Grote
AI-ontwikkelaars lijken tegen een grens aan te lopen bij het verbeteren van hun modellen. Volgens recente berichten, gedeeld door AI-onderzoeker Yam Peleg, zouden de grootste spelers in AI—mogelijk inclusief
OpenAI—afnemende meeropbrengsten ervaren bij pogingen om hun modellen verder te verbeteren met meer data en langere trainingen.
De zogeheten “wall of diminishing returns” dwingt de AI-gemeenschap nu om hun aanpak te herzien: kwaliteit van data en innovatieve structuren worden cruciaal voor verdere vooruitgang.
Grenzen van brute force: meer data en rekenkracht bieden weinig verbetering
Peleg meldt dat er aanwijzingen zijn dat toonaangevende labs onverwacht sterke grenzen ondervinden bij het verhogen van prestaties met brute force-methoden, zoals het verlengen van trainingstijd en het toevoegen van meer data. De nieuwe Orion-update van OpenAI, die binnenkort wordt verwacht, zou indicaties geven dat schaalbare oplossingen hun maximale effect hebben bereikt.
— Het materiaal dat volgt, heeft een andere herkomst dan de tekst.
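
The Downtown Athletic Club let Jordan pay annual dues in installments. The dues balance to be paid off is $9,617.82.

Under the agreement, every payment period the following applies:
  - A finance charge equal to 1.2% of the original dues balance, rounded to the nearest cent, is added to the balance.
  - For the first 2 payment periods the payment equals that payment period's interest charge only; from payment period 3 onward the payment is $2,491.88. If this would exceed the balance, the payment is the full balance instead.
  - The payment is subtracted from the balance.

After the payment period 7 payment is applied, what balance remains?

$0.00

Payment period 1: opening $9,617.82; interest $115.41 → $9,733.23; payment $115.41; balance $9,617.82
Payment period 2: opening $9,617.82; interest $115.41 → $9,733.23; payment $115.41; balance $9,617.82
Payment period 3: opening $9,617.82; interest $115.41 → $9,733.23; payment $2,491.88; balance $7,241.35
Payment period 4: opening $7,241.35; interest $115.41 → $7,356.76; payment $2,491.88; balance $4,864.88
Payment period 5: opening $4,864.88; interest $115.41 → $4,980.29; payment $2,491.88; balance $2,488.41
Payment period 6: opening $2,488.41; interest $115.41 → $2,603.82; payment $2,491.88; balance $111.94
Payment period 7: opening $111.94; interest $115.41 → $227.35; payment $227.35; balance $0.00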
Journalist Amir Efrati merkte op dat OpenAI voor Orion overweegt om complexe verbeteringen, zoals betere redeneercapaciteiten, pas na de eerste trainingsfase toe te voegen. Deze keuze duidt erop dat structurele verbeteringen moeilijker te behalen zijn binnen de bestaande trainingsoplossingen.
Focus verschuift naar datakwaliteit
Nu brute kracht zijn grenzen lijkt te bereiken, groeit het besef dat datakwaliteit doorslaggevend wordt. Dit vereist tijd en zorgvuldigheid, omdat de data niet alleen groter, maar vooral relevanter en diverser moet zijn om een effectief leereffect te garanderen.
Dit maakt het selectieproces van trainingsdata steeds belangrijker, en kan daarmee ook de toekomst van grote taalmodellen bepalen.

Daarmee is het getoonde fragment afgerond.